Stroke and Dementia Research Centre, St George's University of London, London SW19 3QZ, United Kingdom.
Stroke. 2013 May;44(5):1220-5. doi: 10.1161/STROKEAHA.111.000217. Epub 2013 Feb 28.
A novel association between a single nucleotide polymorphism on chromosome 7p21.1 and large-vessel ischemic stroke was recently identified. The most likely underlying gene is histone deacetylase 9 (HDAC9). The mechanism by which HDAC9 increases stroke risk is not clear; both vascular and neuronal mechanisms have been proposed.
We determined whether the lead single nucleotide polymorphisms were associated with asymptomatic carotid plaque (N=25 179) and carotid intima-media thickness (N=31 210) detected by carotid ultrasound in a meta-analysis of population-based and community cohorts. Immunohistochemistry was used to determine whether HDAC9 was expressed in healthy human cerebral and systemic arteries. In the Tampere Vascular Study, we determined whether HDAC9 mRNA expression was altered in carotid (N=29), abdominal aortic (N=15), and femoral (N=24) atherosclerotic plaques compared with control (left internal thoracic, N=28) arteries.
Both single nucleotide polymorphisms (rs11984041 and rs2107595) were associated with common carotid intima-media thickness (rs2107595; P=0.0018) and with presence of carotid plaque (rs2107595; P=0.0022). In both cerebral and systemic arteries, HDAC9 labeling was seen in nuclei and cytoplasm of vascular smooth muscle cells, and in endothelial cells. HDAC9 expression was upregulated in carotid plaques compared with left internal thoracic controls (P=0.00000103). It was also upregulated in aortic and femoral plaques compared with controls, with mRNA expression increased in carotid compared with femoral plaques (P=0.0038).

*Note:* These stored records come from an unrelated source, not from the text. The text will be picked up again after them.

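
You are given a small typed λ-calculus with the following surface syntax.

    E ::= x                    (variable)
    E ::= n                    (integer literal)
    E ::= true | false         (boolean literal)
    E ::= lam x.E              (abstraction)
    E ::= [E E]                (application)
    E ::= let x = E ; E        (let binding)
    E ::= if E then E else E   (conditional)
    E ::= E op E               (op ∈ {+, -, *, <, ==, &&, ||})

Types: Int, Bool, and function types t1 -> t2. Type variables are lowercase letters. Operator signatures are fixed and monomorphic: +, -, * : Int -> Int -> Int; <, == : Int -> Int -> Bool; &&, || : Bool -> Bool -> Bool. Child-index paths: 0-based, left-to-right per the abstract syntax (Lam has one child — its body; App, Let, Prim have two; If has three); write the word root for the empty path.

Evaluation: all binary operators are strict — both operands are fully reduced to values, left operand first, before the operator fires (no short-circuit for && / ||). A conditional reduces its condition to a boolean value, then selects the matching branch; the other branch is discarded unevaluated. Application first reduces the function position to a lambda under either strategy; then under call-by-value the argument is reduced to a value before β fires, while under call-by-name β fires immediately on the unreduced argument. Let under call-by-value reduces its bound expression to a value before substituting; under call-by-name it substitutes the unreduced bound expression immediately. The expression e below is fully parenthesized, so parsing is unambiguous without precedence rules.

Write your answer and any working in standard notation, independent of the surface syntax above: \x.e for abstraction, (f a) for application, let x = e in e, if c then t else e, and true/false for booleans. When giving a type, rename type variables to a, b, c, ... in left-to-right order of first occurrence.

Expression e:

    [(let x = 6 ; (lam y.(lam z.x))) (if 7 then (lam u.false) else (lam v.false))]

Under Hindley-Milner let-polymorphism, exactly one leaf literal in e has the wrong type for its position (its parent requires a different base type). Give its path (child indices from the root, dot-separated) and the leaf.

Answer: 1.0 : 7

Working:
let x : Int
x : Int
\z._ : b -> Int
\y._ : a -> b -> Int
  unify Int ~ Bool
  FAIL: mismatch Int ~ Bool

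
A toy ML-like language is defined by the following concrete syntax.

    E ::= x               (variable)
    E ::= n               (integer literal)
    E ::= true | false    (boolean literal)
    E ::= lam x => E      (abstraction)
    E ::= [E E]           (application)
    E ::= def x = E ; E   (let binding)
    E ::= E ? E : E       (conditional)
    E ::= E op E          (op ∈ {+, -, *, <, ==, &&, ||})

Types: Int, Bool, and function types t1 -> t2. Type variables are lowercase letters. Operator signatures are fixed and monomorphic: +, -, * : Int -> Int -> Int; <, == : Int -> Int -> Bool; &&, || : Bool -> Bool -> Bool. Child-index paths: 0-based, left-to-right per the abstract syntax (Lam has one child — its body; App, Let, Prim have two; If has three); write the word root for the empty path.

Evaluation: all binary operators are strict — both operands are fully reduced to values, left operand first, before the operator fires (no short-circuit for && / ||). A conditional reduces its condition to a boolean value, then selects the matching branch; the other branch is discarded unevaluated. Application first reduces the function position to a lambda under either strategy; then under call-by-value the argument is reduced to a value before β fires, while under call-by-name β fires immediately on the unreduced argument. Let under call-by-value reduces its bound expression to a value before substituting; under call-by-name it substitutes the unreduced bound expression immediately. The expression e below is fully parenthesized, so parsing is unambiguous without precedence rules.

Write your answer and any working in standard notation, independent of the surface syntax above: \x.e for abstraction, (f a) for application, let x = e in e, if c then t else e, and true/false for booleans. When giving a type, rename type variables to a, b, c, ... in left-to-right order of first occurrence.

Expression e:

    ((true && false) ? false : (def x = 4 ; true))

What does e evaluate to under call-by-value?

Derivation:
step 0: (if (true && false) then false else (let x = 4 in true))
step 1: [delta@0] (if false then false else (let x = 4 in true))
step 2: [if@root] (let x = 4 in true)
step 3: [let@root] true

Answer: true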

Our results are consistent with the 7p21.1 association acting via promoting atherosclerosis, and consistent with alterations in HDAC9 expression mediating this increased risk. Further studies in experimental models are required to confirm this link.
最近发现,7p21.1 染色体上的一个单核苷酸多态性与大血管缺血性卒中之间存在新的关联。最有可能的潜在基因是组蛋白去乙酰化酶 9(HDAC9)。HDAC9 增加卒中风险的机制尚不清楚;有人提出了血管和神经元机制。
我们通过对基于人群和社区队列的荟萃分析,确定了主要的单核苷酸多态性是否与颈动脉超声检测到的无症状颈动脉斑块(N=25179)和颈动脉内膜中层厚度(N=31210)有关。免疫组织化学用于确定 HDAC9 是否在健康的人脑和全身动脉中表达。在坦佩雷血管研究中,我们确定了与对照(左内胸动脉,N=28)动脉相比,颈动脉(N=29)、腹主动脉(N=15)和股动脉(N=24)粥样硬化斑块中 HDAC9mRNA 表达是否改变。
rs11984041 和 rs2107595 两种单核苷酸多态性均与颈总动脉内膜中层厚度(rs2107595;P=0.0018)和颈动脉斑块存在相关(rs2107595;P=0.0022)。在脑和全身动脉中,HDAC9 标记物可见于血管平滑肌细胞核和细胞质以及内皮细胞中。与对照相比,颈动脉斑块中 HDAC9 的表达上调(P=0.00000103)。与对照组相比,主动脉和股动脉斑块中 HDAC9 的表达也上调,与股动脉斑块相比,颈动脉斑块中 HDAC9 的 mRNA 表达增加(P=0.0038)。
我们的结果与 7p21.1 关联通过促进动脉粥样硬化而发挥作用的结果一致,与介导这种风险增加的 HDAC9 表达改变的结果一致。需要在实验模型中进一步研究来证实这一联系。